Not everyone who gets engaged has a wedding.

Investors spend most of their time trying to source deals. Like sales, these are placed into a pipeline that narrows considerably as it reaches the end stage.

In simplest terms, it looks like dating.

1: Pitch Deck

This is your dating profile. The goal is to look attractive enough as a company to warrant a first date.

2: Initial Meeting

Like a first date, everyone is on their best behavior, dressed well, and prepared to handle any red flags. The founder's goal is to present their company as a significant investment.

3: Meeting the Partners

This is the meeting of the parents stage. While your contact at the firm may be conversing with you via email or phone, the partners will meet you for the first time. For founders, consider this like meeting an entire family with bored siblings. You must win them over to move forward.

4: Due Diligence

As a couple moves toward engagement, they often have the financial talk. This is where everything is uncovered. For couples, it may be a student loan, a repoed car from years ago, or a collection of credit cards.
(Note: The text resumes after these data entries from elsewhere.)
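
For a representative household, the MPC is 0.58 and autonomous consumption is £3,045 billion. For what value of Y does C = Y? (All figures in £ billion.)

At break-even, C = Y: 3045 + 0.58Y = Y
0.42Y = 3045, so Y = 3045/0.42 = 7250

Y = 7250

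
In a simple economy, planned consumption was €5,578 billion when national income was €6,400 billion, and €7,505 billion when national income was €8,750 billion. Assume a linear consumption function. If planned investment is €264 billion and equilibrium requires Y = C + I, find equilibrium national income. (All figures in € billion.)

MPC = (7505 − 5578)/(8750 − 6400) = 1927/2350 = 0.82
a = 5578 − 0.82(6400) = 330
Equilibrium: Y = 330 + 0.82Y + 264
0.18Y = 594, so Y = 594/0.18 = 3300

Y = 3300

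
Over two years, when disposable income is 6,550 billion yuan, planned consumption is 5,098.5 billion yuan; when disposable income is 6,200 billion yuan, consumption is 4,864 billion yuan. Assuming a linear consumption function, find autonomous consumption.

MPC = ΔC/ΔY = (5098.5 − 4864)/(6550 − 6200) = 234.5/350 = 0.67
a = C − MPC·Y = 4864 − 0.67(6200) = 4864 − 4154 = 710

a = 710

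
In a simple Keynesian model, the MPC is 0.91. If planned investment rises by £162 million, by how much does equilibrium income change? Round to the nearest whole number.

ΔY ≈ 1800

The multiplier is 1/(1 − MPC) = 1/0.09.
ΔY = 162/0.09 = 1800.00 ≈ 1800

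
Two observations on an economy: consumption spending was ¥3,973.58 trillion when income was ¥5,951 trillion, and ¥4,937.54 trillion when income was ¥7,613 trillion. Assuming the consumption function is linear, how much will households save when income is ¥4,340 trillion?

MPC = (4937.54 − 3973.58)/(7613 − 5951) = 963.96/1662 = 0.58
a = 3973.58 − 0.58(5951) = 3973.58 − 3451.58 = 522
C = 522 + 0.58(4340) = 3039.2
S = 4340 − 3039.2 = 1300.8

S = 1300.8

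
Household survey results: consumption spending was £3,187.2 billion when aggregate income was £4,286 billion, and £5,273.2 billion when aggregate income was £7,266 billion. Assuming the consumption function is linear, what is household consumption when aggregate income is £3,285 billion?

MPC = (5273.2 − 3187.2)/(7266 − 4286) = 2086/2980 = 0.7
a = 3187.2 − 0.7(4286) = 3187.2 − 3000.2 = 187
C = 187 + 0.7(3285) = 187 + 2299.5 = 2486.5

C = 2486.5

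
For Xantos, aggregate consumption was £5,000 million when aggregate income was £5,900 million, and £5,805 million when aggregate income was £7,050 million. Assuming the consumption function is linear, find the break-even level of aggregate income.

Y = 2900

MPC = (5805 − 5000)/(7050 − 5900) = 805/1150 = 0.7
a = 5000 − 0.7(5900) = 5000 − 4130 = 870
Break-even: Y = a/(1−MPC) = 870/0.3 = 2900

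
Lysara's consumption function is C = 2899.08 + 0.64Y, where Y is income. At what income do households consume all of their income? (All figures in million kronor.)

At break-even, C = Y: 2899.08 + 0.64Y = Y
0.36Y = 2899.08, so Y = 2899.08/0.36 = 8053

Y = 8053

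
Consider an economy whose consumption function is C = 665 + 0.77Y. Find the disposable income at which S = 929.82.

S = Y − C = -665 + 0.23Y
-665 + 0.23Y = 929.82, so 0.23Y = 1594.82 and Y = 6934

Y = 6934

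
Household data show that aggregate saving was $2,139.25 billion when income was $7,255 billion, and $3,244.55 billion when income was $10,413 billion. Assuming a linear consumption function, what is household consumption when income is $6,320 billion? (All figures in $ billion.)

C = 4508

MPS = ΔS/ΔY = (3244.55 − 2139.25)/(10413 − 7255) = 1105.3/3158 = 0.35
MPC = 1 − MPS = 0.65
Autonomous saving = 2139.25 − 0.35(7255) = -400, so a = 400
C = 400 + 0.65(6320) = 400 + 4108 = 4508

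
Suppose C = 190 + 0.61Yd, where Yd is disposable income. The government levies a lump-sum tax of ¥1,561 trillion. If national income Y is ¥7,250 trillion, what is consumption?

C = 3660.29

Yd = Y − T = 7250 − 1561 = 5689
C = 190 + 0.61(5689) = 190 + 3470.29 = 3660.29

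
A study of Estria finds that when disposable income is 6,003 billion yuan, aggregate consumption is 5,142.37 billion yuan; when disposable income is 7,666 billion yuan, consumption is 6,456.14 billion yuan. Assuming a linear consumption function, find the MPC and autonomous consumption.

MPC = ΔC/ΔY = (6456.14 − 5142.37)/(7666 − 6003) = 1313.77/1663 = 0.79
a = C − MPC·Y = 5142.37 − 0.79(6003) = 5142.37 − 4742.37 = 400

MPC = 0.79; a = 400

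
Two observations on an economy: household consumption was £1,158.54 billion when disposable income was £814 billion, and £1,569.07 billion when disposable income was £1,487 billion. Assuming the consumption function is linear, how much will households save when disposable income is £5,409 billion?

S = 1447.51

MPC = (1569.07 − 1158.54)/(1487 − 814) = 410.53/673 = 0.61
a = 1158.54 − 0.61(814) = 1158.54 − 496.54 = 662
C = 662 + 0.61(5409) = 3961.49
S = 5409 − 3961.49 = 1447.51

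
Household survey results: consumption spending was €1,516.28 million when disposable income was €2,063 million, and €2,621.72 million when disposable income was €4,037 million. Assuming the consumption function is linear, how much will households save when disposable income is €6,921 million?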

For startups, it is misspent funds, questionable people on the cap table, or a founder who could pose a problem in the future.

5: Offer

Once the investor is comfortable with all the potential problems uncovered, they present an offer. Think of it as an engagement. Like a couple proposing marriage, this, too, can be negotiated to some extent. The real question for both sides is whether they can live with the other party for a really long time.

6: Close

Not everyone who gets engaged has a wedding. The same is true for startups with offer sheets. Sometimes, the firm withdraws the offer, but more often, there is an issue that one party cannot live with. Just like spouses, only a small percentage of startups end up here.